Transparence et mesurabilité: condition fondamentale
Pourtant, les banques ne peuvent pas y parvenir seules. Pour réussir cette transition, il est essentiel que l’Etat, les entreprises et la place financière unissent leurs forces au mieux. Il appartient à l’Etat de créer des conditions-cadres optimales. La transparence est une condition préalable importante pour les placements et le financement durables. Les clientes et les clients doivent connaître l’ampleur de l’empreinte écologique des biens et des services qu’ils achètent. Il est essentiel à cet égard que les règles de transparence s’appliquent non seulement aux prestataires financiers, mais aussi à l’économie dans son ensemble. C’est le seul moyen pour l’investisseur de décider s’il peut vraiment, par ses investissements durables, faire avancer les choses. Enfin, le développement durable a besoin d’une norme d’évaluation uniforme. Les placements écologiques et durables ne sont pas toujours identifiables comme tels par les investisseurs, ou ne répondent pas à leurs attentes. Des efforts de standardisation sont actuellement menés à l’échelle mondiale. Ce qui importe, c’est d’atteindre un niveau raisonnable de standardisation sans pour autant générer un nouveau monstre bureaucratique avec la réglementation.

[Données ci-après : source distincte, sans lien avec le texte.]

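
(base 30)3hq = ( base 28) 43G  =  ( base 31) 3BC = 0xCA4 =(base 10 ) 3236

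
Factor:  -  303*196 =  - 59388= -2^2*3^1*7^2*101^1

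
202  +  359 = 561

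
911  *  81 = 73791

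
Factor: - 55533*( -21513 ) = 3^2*71^1*101^1*107^1*173^1 = 1194681429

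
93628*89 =8332892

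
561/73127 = 561/73127 = 0.01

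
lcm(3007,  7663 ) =237553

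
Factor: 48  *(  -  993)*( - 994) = 47378016 = 2^5*3^2*7^1*71^1*331^1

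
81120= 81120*1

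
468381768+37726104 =506107872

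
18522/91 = 203+7/13 = 203.54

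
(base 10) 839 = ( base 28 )11R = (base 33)pe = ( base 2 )1101000111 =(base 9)1132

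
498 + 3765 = 4263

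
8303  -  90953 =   -  82650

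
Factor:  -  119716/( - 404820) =3^( - 2)*5^( - 1) * 13^ (  -  1) * 173^1=173/585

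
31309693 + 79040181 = 110349874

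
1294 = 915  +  379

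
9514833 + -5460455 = 4054378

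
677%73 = 20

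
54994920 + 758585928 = 813580848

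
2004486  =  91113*22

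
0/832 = 0 = 0.00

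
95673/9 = 10630 + 1/3 = 10630.33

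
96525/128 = 754  +  13/128 = 754.10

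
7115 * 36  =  256140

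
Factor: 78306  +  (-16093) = 62213 = 62213^1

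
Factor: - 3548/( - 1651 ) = 2^2 * 13^( - 1 )*127^( - 1) * 887^1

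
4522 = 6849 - 2327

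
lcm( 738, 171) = 14022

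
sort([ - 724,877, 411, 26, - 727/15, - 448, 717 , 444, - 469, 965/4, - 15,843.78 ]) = [ - 724, - 469, - 448, - 727/15, - 15,26,965/4,411, 444, 717,843.78,877]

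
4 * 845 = 3380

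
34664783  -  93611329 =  - 58946546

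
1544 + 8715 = 10259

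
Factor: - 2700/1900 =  - 27/19 =- 3^3*19^( - 1) 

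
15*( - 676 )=-10140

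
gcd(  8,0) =8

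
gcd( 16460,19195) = 5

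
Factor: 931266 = 2^1*3^2*  7^1*19^1*389^1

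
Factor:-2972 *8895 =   -  2^2*3^1*5^1*593^1*743^1 = -26435940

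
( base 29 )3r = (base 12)96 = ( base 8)162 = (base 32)3i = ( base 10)114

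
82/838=41/419 = 0.10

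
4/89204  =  1/22301 = 0.00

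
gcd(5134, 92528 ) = 2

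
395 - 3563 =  - 3168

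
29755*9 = 267795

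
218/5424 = 109/2712= 0.04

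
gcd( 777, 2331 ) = 777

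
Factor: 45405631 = 199^1*401^1*569^1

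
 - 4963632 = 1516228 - 6479860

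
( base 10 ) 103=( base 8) 147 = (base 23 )4b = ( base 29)3g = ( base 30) 3D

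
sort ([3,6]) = [ 3, 6]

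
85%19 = 9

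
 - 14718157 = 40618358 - 55336515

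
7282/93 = 78 + 28/93 = 78.30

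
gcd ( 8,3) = 1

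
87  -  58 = 29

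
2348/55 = 42 + 38/55 = 42.69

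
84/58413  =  28/19471= 0.00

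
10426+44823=55249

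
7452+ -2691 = 4761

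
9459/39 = 3153/13 = 242.54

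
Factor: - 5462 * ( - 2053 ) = 2^1* 2053^1*2731^1 = 11213486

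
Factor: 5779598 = 2^1*11^1*262709^1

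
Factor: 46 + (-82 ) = -36 = - 2^2*3^2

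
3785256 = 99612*38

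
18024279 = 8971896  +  9052383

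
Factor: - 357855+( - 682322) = -73^1*14249^1= -  1040177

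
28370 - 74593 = - 46223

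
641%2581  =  641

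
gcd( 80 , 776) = 8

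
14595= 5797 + 8798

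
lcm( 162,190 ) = 15390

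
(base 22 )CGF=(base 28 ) 7OF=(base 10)6175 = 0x181F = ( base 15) 1c6a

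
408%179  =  50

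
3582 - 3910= -328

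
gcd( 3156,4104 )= 12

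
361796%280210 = 81586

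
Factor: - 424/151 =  - 2^3*53^1*151^( - 1) 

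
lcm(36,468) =468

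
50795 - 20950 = 29845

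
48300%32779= 15521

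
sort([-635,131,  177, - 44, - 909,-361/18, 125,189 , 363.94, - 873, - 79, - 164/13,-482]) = [ - 909, - 873,- 635, - 482,-79,- 44, - 361/18, -164/13, 125, 131, 177,189, 363.94]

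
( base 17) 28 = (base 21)20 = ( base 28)1e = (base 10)42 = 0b101010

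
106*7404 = 784824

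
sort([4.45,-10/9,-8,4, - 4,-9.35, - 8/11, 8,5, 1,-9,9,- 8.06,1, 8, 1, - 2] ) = [ - 9.35 ,-9, - 8.06,-8, - 4,- 2, - 10/9, - 8/11,1,  1, 1, 4,4.45, 5, 8,8, 9] 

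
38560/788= 48 + 184/197= 48.93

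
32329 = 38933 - 6604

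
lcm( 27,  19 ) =513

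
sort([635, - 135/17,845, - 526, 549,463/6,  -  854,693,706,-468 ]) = [-854  , - 526, - 468, - 135/17 , 463/6 , 549, 635, 693,706,845]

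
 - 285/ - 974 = 285/974 = 0.29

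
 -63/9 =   -  7=-7.00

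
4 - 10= - 6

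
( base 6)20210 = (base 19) 77a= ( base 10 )2670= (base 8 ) 5156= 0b101001101110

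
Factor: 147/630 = 7/30 = 2^ ( - 1 ) * 3^( - 1)*5^( - 1)*7^1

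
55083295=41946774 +13136521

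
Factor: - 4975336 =-2^3 * 569^1*1093^1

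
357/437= 357/437 = 0.82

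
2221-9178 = - 6957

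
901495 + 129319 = 1030814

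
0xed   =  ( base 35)6r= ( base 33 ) 76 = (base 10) 237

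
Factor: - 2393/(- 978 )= 2^( - 1 ) * 3^(-1 )*163^( - 1 )*2393^1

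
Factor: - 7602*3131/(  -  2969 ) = 2^1*3^1* 7^1*31^1*101^1*181^1 * 2969^( - 1) = 23801862/2969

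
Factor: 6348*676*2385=2^4*3^3*5^1*13^2*23^2*53^1 = 10234626480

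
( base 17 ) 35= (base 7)110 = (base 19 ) 2i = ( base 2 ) 111000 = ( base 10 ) 56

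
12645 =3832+8813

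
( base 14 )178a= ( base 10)4238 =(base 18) d18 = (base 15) 13C8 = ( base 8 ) 10216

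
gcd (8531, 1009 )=1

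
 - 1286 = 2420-3706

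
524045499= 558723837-34678338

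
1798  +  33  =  1831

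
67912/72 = 8489/9 = 943.22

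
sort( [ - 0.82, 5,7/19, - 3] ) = [ - 3, - 0.82, 7/19,5]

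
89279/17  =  5251 + 12/17 = 5251.71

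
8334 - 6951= 1383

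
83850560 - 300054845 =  - 216204285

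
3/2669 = 3/2669= 0.00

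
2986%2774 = 212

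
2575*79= 203425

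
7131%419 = 8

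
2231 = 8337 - 6106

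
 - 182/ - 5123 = 182/5123 = 0.04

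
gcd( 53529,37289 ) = 7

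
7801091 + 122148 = 7923239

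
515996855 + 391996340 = 907993195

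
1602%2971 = 1602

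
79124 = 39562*2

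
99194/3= 33064+2/3  =  33064.67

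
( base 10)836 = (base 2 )1101000100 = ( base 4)31010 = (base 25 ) 18B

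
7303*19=138757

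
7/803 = 7/803 = 0.01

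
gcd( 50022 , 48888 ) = 126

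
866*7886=6829276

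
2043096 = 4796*426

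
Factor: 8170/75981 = 10/93=2^1*3^(-1)* 5^1*31^( - 1) 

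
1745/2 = 1745/2 = 872.50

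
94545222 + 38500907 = 133046129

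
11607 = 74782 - 63175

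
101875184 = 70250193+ 31624991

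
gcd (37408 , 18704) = 18704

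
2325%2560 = 2325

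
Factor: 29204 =2^2*7^2 *149^1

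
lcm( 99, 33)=99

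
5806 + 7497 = 13303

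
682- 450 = 232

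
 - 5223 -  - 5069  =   - 154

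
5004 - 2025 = 2979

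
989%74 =27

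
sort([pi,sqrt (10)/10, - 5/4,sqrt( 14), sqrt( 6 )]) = [ - 5/4, sqrt( 10 )/10,sqrt( 6),pi,sqrt(14) ] 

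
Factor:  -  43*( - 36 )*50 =77400 = 2^3*3^2*5^2*43^1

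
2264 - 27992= - 25728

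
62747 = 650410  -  587663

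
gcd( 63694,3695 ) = 1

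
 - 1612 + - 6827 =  - 8439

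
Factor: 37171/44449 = 37171^1*44449^( - 1)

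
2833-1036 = 1797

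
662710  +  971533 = 1634243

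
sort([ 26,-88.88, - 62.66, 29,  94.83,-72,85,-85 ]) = [  -  88.88, - 85, - 72,-62.66,26, 29,85, 94.83 ] 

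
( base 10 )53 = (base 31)1M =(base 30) 1N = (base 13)41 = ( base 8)65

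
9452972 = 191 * 49492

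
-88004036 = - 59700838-28303198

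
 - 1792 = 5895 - 7687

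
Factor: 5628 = 2^2*3^1 * 7^1*67^1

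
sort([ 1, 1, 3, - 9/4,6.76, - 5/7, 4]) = [ - 9/4,-5/7, 1, 1, 3,4, 6.76]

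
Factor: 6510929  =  6510929^1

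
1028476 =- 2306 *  (-446) 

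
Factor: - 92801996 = - 2^2*7^1 * 313^1*10589^1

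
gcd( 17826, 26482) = 2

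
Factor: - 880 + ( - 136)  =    -  2^3 *127^1 = - 1016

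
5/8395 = 1/1679 = 0.00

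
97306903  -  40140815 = 57166088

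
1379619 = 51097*27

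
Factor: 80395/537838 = 11485/76834 = 2^(  -  1)*5^1*41^( - 1)*937^( - 1)*2297^1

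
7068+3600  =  10668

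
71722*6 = 430332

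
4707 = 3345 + 1362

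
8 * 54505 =436040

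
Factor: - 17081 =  - 19^1*29^1*31^1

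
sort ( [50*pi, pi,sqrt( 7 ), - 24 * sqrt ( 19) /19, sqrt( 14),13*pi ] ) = [ - 24 * sqrt( 19)/19, sqrt ( 7), pi,sqrt( 14),  13*pi,50*pi] 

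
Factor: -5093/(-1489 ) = 11^1 * 463^1*1489^( - 1 ) 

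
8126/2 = 4063 = 4063.00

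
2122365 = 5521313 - 3398948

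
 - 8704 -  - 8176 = - 528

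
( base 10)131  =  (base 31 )47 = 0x83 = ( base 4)2003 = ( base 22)5L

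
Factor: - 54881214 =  -2^1*3^1*9146869^1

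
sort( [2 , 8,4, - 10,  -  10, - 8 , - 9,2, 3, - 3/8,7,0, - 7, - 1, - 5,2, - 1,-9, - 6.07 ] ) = [ - 10, - 10, - 9,-9, - 8, - 7, - 6.07, - 5 ,-1, - 1, - 3/8, 0,2, 2,2, 3,4 , 7,8]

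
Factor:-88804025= -5^2*103^1*34487^1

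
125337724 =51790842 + 73546882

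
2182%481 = 258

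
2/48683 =2/48683 = 0.00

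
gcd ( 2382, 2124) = 6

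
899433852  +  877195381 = 1776629233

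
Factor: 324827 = 137^1*2371^1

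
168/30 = 5 + 3/5 = 5.60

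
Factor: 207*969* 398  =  2^1*3^3*17^1 * 19^1*23^1*199^1 = 79832034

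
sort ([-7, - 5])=[-7, - 5]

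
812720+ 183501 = 996221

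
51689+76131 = 127820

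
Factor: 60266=2^1 * 30133^1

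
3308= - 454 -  - 3762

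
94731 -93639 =1092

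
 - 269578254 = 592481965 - 862060219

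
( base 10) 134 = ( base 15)8e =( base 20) 6E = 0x86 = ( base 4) 2012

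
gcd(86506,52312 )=2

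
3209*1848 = 5930232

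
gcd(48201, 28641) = 3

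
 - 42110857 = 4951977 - 47062834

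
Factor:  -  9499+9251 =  - 2^3*31^1 = -248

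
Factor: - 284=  - 2^2*71^1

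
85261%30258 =24745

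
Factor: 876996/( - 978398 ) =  - 2^1*3^2*17^1*251^( - 1)*1433^1*1949^(  -  1) = -438498/489199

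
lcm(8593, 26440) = 343720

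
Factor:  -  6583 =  - 29^1*227^1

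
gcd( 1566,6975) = 9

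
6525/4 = 6525/4 =1631.25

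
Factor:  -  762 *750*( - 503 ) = 287464500 = 2^2*3^2*5^3*127^1*503^1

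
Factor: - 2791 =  -2791^1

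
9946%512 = 218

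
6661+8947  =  15608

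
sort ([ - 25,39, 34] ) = [ - 25, 34, 39 ] 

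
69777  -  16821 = 52956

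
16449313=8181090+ 8268223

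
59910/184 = 325 + 55/92 = 325.60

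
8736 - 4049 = 4687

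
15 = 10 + 5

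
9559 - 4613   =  4946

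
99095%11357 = 8239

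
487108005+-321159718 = 165948287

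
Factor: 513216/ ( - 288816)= - 972/547 = -  2^2*3^5*547^(  -  1)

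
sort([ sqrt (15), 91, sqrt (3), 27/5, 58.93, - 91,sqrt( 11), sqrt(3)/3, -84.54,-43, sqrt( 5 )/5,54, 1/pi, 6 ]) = [ - 91,-84.54,-43,1/pi, sqrt ( 5)/5, sqrt( 3)/3, sqrt( 3), sqrt (11),sqrt( 15), 27/5, 6, 54, 58.93,91]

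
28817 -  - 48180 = 76997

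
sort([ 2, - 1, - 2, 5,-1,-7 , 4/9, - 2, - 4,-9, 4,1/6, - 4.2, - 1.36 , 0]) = [ - 9 ,  -  7,-4.2, - 4, - 2,  -  2 ,-1.36, - 1, - 1, 0,1/6,  4/9,2,4,5 ] 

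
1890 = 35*54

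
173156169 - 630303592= - 457147423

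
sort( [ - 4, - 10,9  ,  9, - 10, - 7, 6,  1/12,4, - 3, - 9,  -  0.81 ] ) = [ - 10, - 10, - 9,-7, - 4,  -  3, - 0.81,  1/12, 4, 6, 9,9 ] 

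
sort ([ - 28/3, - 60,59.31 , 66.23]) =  [ - 60, - 28/3, 59.31,66.23]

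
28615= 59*485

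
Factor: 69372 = 2^2* 3^2*41^1*47^1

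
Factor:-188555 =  -5^1* 43^1 *877^1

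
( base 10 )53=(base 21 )2B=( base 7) 104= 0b110101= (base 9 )58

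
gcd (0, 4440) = 4440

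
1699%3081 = 1699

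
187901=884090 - 696189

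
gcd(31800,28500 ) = 300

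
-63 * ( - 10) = 630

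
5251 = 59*89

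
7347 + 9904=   17251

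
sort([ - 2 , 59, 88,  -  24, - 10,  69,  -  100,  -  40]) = [ - 100, - 40 , - 24, - 10, - 2, 59,  69, 88]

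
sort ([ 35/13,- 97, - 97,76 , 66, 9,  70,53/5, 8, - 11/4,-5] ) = [-97  , - 97, - 5, - 11/4,35/13,8,9,  53/5, 66,70, 76 ]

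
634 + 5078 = 5712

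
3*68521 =205563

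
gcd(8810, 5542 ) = 2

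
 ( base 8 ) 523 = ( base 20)GJ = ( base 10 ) 339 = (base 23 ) eh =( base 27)cf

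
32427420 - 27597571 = 4829849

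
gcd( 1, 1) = 1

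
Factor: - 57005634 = -2^1*3^1 * 7^1*53^1*25609^1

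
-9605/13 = - 9605/13 = - 738.85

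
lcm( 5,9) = 45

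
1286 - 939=347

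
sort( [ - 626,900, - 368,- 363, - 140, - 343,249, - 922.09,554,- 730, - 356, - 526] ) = [-922.09, - 730, - 626, - 526, - 368, - 363,- 356,- 343, - 140, 249 , 554, 900] 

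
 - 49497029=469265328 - 518762357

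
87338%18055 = 15118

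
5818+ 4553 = 10371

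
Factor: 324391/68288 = 2^(  -  6 )*11^(-1)*97^(-1)*324391^1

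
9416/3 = 3138+2/3 = 3138.67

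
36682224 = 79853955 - 43171731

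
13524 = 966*14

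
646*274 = 177004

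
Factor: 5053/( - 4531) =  - 23^(  -  1 )*31^1*163^1 * 197^(- 1)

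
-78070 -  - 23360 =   -  54710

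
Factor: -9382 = -2^1*4691^1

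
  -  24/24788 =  - 1 + 6191/6197 = - 0.00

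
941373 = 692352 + 249021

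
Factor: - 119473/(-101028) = 2^(  -  2 )*3^ (-1 )*37^1*3229^1 * 8419^(-1)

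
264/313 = 264/313  =  0.84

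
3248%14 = 0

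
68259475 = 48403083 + 19856392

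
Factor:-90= - 2^1*3^2*5^1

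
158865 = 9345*17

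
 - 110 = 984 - 1094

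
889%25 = 14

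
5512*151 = 832312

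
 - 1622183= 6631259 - 8253442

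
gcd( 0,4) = 4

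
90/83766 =15/13961 = 0.00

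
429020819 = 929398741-500377922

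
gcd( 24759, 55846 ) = 7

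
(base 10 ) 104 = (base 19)59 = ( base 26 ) 40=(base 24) 48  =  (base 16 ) 68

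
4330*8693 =37640690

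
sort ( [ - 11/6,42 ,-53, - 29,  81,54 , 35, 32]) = [ - 53, - 29,- 11/6,32,35,42,54,81]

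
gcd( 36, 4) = 4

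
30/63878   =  15/31939 =0.00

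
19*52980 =1006620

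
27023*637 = 17213651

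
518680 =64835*8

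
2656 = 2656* 1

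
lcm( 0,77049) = 0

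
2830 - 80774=-77944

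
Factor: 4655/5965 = 7^2 *19^1*1193^( -1 )= 931/1193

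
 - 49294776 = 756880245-806175021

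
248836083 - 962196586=  -  713360503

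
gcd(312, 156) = 156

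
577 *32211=18585747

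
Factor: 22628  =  2^2*5657^1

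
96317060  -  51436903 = 44880157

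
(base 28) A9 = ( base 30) 9J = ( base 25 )BE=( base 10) 289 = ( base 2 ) 100100001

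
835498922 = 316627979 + 518870943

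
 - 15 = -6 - 9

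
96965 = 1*96965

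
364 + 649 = 1013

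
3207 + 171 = 3378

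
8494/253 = 8494/253 = 33.57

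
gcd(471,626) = 1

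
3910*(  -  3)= - 11730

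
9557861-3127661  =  6430200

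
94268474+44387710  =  138656184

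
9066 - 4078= 4988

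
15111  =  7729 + 7382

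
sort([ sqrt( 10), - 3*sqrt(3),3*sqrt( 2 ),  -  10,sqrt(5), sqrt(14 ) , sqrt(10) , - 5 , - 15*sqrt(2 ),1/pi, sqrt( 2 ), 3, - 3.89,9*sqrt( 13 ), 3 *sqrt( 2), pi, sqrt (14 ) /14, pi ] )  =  [ - 15*sqrt(2 ), - 10, - 3*sqrt( 3 ), - 5, - 3.89,  sqrt( 14 )/14,  1/pi, sqrt(2), sqrt( 5),  3 , pi, pi, sqrt(10),sqrt( 10), sqrt(14), 3*sqrt(2 ), 3*sqrt( 2),9* sqrt(13)] 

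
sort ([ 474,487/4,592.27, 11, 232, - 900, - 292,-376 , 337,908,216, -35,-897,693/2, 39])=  [-900, - 897,-376, - 292, - 35, 11, 39, 487/4, 216,232,  337, 693/2, 474,592.27, 908 ] 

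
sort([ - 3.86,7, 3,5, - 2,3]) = [ - 3.86 , - 2,3 , 3,  5 , 7]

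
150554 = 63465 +87089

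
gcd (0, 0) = 0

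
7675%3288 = 1099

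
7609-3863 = 3746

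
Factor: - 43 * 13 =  - 559 = - 13^1*43^1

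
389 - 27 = 362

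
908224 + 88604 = 996828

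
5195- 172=5023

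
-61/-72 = 61/72= 0.85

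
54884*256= 14050304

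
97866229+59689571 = 157555800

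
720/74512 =45/4657 = 0.01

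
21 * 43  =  903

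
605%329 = 276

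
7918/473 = 16 + 350/473 =16.74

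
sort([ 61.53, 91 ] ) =[61.53,91 ]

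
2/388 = 1/194 = 0.01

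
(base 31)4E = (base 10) 138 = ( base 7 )255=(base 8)212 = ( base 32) 4a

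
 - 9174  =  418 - 9592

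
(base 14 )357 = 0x299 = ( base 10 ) 665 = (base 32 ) KP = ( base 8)1231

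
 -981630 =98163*( - 10 ) 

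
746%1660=746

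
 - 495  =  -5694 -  - 5199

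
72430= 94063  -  21633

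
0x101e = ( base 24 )73m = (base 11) 3111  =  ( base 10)4126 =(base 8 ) 10036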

Le développement durable, un avantage concurrentiel et un facteur de réputation
Il est primordial que les entreprises et les particuliers investissent en permanence dans des mesures de développement durable, comme les rénovations de bâtiments, la transition vers des processus de production plus efficients sur le plan énergétique ou encore la conversion des parcs automobiles. De nombreux projets dans les différents secteurs de l’économie suisse montrent que des étapes clés ont été franchies vers une production sans émissions, en particulier dans une perspective concurrentielle: les modèles d’affaires non durables sont des modèles obsolètes qui coûtent toujours plus. Le développement durable constitue un avantage concurrentiel et un facteur de réputation. Il représente donc aussi une question de survie économique.
Cet article est paru pour la première fois dans la Weltwoche le 16 août 2021.